Por incrível que pareça, em um intervalo de cinco anos (1964-1969) durante a Ditadura Militar, o Brasil teve 17 Atos Institucionais!!! É isso mesmo! No entanto, para não aborrecer o leitor, vou apresentar aqui 6 Atos Institucionais que deram base para instalação da Ditadura Militar e/ou aumentaram a repressão aos inimigos do novo governo.

Generais militares cantando o hino nacional

Os Atos Institucionais

Os Atos Institucionais foram decretos emitidos durante os anos após o golpe militar de 1964 no Brasil. Serviram como mecanismos de legitimação e legalização das ações políticas dos militares, estabelecendo para eles próprios diversos poderes extra-constitucionais.

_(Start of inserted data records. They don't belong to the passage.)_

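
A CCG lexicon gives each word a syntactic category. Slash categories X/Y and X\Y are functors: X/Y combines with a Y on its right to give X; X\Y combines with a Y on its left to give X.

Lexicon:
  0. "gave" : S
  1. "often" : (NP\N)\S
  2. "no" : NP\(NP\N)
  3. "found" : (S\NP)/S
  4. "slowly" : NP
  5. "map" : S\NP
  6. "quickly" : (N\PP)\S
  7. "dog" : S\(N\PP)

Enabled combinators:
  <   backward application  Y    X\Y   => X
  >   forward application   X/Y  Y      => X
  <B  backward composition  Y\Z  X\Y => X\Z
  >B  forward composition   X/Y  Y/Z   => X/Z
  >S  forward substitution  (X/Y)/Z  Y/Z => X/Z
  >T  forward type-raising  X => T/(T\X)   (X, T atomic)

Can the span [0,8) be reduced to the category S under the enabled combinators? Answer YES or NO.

YES

[0,8] S   <
  [0,3] NP   <
    [0,2] NP\N   <
      [0,1] "gave" : S
      [1,2] "often" : (NP\N)\S
    [2,3] "no" : NP\(NP\N)
  [3,8] S\NP   >
    [3,4] "found" : (S\NP)/S
    [4,8] S   <
      [4,5] "slowly" : NP
      [5,8] S\NP   <B
        [5,6] "map" : S\NP
        [6,8] S\S   <B
          [6,7] "quickly" : (N\PP)\S
          [7,8] "dog" : S\(N\PP)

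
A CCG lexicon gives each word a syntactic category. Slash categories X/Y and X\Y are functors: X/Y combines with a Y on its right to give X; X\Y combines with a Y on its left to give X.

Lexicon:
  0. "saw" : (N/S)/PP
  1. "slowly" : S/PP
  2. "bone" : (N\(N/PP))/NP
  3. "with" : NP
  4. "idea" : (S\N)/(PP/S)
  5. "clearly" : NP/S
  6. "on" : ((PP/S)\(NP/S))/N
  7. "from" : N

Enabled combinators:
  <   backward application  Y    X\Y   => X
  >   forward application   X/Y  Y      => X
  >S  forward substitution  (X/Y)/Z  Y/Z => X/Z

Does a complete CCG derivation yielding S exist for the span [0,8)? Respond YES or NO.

YES

[0,8] S   <
  [0,4] N   <
    [0,2] N/PP   >S
      [0,1] "saw" : (N/S)/PP
      [1,2] "slowly" : S/PP
    [2,4] N\(N/PP)   >
      [2,3] "bone" : (N\(N/PP))/NP
      [3,4] "with" : NP
  [4,8] S\N   >
    [4,5] "idea" : (S\N)/(PP/S)
    [5,8] PP/S   <
      [5,6] "clearly" : NP/S
      [6,8] (PP/S)\(NP/S)   >
        [6,7] "on" : ((PP/S)\(NP/S))/N
        [7,8] "from" : N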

- Ato Institucional nº1: Escrito em 1964. Com 11 artigos, dava ao governo militar o poder de alterar a constituição, cassar mandatos legislativos, suspender direitos políticos por dez anos e demitir, colocar em disponibilidade ou aposentar compulsoriamente qualquer pessoa que tivesse atentado contra a segurança do país, entre outras determinações.

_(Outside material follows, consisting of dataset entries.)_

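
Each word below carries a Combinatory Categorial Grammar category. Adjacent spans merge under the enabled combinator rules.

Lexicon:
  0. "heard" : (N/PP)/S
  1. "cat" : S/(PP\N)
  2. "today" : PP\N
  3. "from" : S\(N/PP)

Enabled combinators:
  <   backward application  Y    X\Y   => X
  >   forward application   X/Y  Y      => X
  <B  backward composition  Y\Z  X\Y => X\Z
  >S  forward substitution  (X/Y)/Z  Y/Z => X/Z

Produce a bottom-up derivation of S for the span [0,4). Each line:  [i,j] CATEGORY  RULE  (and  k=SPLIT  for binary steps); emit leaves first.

[0,1] (N/PP)/S  lex  "heard"
[1,2] S/(PP\N)  lex  "cat"
[2,3] PP\N  lex  "today"
[1,3] S  >  k=2
[0,3] N/PP  >  k=1
[3,4] S\(N/PP)  lex  "from"
[0,4] S  <  k=3

[0,4] S   <
  [0,3] N/PP   >
    [0,1] "heard" : (N/PP)/S
    [1,3] S   >
      [1,2] "cat" : S/(PP\N)
      [2,3] "today" : PP\N
  [3,4] "from" : S\(N/PP)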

- Ato Institucional nº2: Escrito em 1965. Com 33 artigos, instituiu eleição indireta para presidente da República, dissolveu todos os partidos políticos, reabriu o processo de punição aos adversários do regime, estabeleceu que o presidente poderia decretar estado de sítio por 180 dias sem consultar o Congresso, entre outras determinações.

- Ato Institucional nº3: Escrito em 1966. Estabelecia eleições indiretas para governador e vice-governador e que os prefeitos das capitais seriam indicados pelos governadores, com aprovação das assembleias legislativas. Estabeleceu o calendário eleitoral, entre outras determinações.

- Ato Institucional nº5: Escrito em 1968. Este ato incluía a proibição de manifestações de natureza política, além de vetar o “habeas corpus” para crimes contra a segurança nacional. Concedia ao Presidente da Republica enormes poderes, tais como fechar o Congresso Nacional, cassar mandatos parlamentares, entre outras determinações.

- Ato Institucional nº13: Escrito em 1969. Endureceu ainda mais o regime militar, institucionalizando o banimento ou expulsão do Brasil de qualquer cidadão que fosse considerado inconveniente para o regime.

- Ato Institucional nº15: Escrito em 1969. Estabelecia que todo condenado à morte seria fuzilado se, em 30 dias, não houvesse por parte do presidente da República a comutação da pena em prisão perpétua. Previa-se também a prisão de jornalistas cujas notícias estivessem em desacordo com o regime.